Media gagged: Hungarians hungry for journalistic freedom

Hungary’s government has adopted a controversial new media control law. It will see hundreds of journalists laid off and freedom of the press severely curtailed, opponents say. But many have been forced into silence over fears for their job security.

Critics say the law’s governing principle is simple: hear no evil, see no evil, speak no evil – at least not if it is about the Hungarian government.

“It’s about hiding things and hiding the truth and not covering controversial issues to toe the line of the government. That’s the whole message of this law,” says Sandor Orban, executive director of the South East European Network for Professionalization of Media, an alliance of media NGOs.

Covering broadcast, print and online content, the controversial new law has also established a new media authority to oversee its implementation. But those working for the media regulator were all chosen by the ruling Fidesz conservative party and were all loyal supporters of it prior to selection.

“Public service broadcasting is now completely controlled by the government. There have been some major layoffs and they put people loyal to the government into key positions at public TV and radio channels,” Orban says.

Journalists who have voiced criticism have felt the wrath of the new authority.

Radio host George Bolgar works for Klubradio’s most popular daytime talk show, and he has seen firsthand the effect the law has had on colleagues.

“They were journalists for public radio, and when the media law was introduced they had one minute’s silence on the national radio. They were right away suspended and then one left the radio. In effect was dismissed. And the other was fired,”
he told RT.

Hundreds of others have suffered the same fate, with a wave of layoffs across the industry. It all has contributed to an uneasy situation in the media, and those who want to keep their jobs scared to step out of line.

But some argue the shake up is a good thing and that the layoffs in Hungary’s over-inflated public media sector have been long overdue.

“This government has not only been talking about it, but they laid the people off because they saw that it is unsustainable. So I think this debate has become very politicized. It’s more about politics than using professional common sense. If something is unsustainable you have to cut costs,”
says Marton Gyongyosi, deputy leader of the Jobbik party’s parliamentary fraction.

That view, though, has been strongly contested. Many talented investigative journalists have found themselves out of a job.

“First of all the dismissal criteria is not transparent at all. And secondly they fired people on the basis of political considerations. In other words, they are firing those who are not loyal to the new system,” says politics expert Peter Bajomi-Lazar, who is a senior research fellow at St. Antony’s College, Oxford University.
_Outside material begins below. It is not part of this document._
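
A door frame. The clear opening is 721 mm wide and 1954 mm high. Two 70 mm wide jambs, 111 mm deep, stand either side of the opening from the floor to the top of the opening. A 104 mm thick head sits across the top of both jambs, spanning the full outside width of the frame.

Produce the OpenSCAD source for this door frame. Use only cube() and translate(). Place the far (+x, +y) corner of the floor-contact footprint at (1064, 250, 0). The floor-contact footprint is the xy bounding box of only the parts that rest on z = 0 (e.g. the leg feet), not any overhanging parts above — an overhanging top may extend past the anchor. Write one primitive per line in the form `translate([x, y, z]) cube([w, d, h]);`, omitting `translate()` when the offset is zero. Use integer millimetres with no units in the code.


translate([203, 139, 0]) cube([70, 111, 1954]);
translate([994, 139, 0]) cube([70, 111, 1954]);
translate([203, 139, 1954]) cube([861, 111, 104]);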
The recent firings and uncertainty about the implications of the law are just some of the recent events that are causing serious concern about Hungary’s democratic future.

“Every democratic government needs an independent media. So if this government thinks that it can oversee the whole media, it can influence the whole media, it can regulate the whole media, it’s on very bad ground,”
George Bolgar says.

Despite heavy criticisms from both within the country and internationally, the government is sticking by its new media laws. And the changes they might bring could be set to radically transform the face of Hungary’s media.